Un secondo fattore che spinge i giovani a trasferirsi all’estero è il compenso economico. Per analizzare meglio questa determinante, si è effettuato un confronto con le retribuzioni medie nette di alcuni paesi europei. In Italia, la retribuzione media è di circa 21,5mila euro, valore inferiore rispetto sia alla media dei paesi selezionati (29mila), sia a quello della media europea (24mila). In particolare, il gap è forte rispetto a paesi come Germania (32mila) e Regno Unito (36mila). La differenza è anche pronunciata con la Francia (28mila).
Tuttavia, per una visione più completa delle differenze retributive tra paesi, occorre considerare anche il diverso costo della vita. A questo scopo, Eurostat fornisce la retribuzione annua espressa in euro a parità di potere d’acquisto (€ PPA), ossia una valuta artificiale che permette di acquistare la stessa quantità di beni e servizi in ogni paese.

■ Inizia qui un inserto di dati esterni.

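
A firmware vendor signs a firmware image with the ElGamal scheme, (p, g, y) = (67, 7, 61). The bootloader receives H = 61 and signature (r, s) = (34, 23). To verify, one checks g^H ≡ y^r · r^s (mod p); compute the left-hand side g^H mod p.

7^61 mod 67 = 20

20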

Il dato italiano non si discosta molto dai valori in euro, ma quello degli altri paesi sì: l’esempio più evidente è quello del Regno Unito, dove l’elevato costo della vita ha un impatto cruciale sulla retribuzione reale. In generale, le discrepanze retributive tra l’Italia e i maggiori paesi europei se confrontate a parità di poter d’acquisto si riducono, ma rimangono consistenti.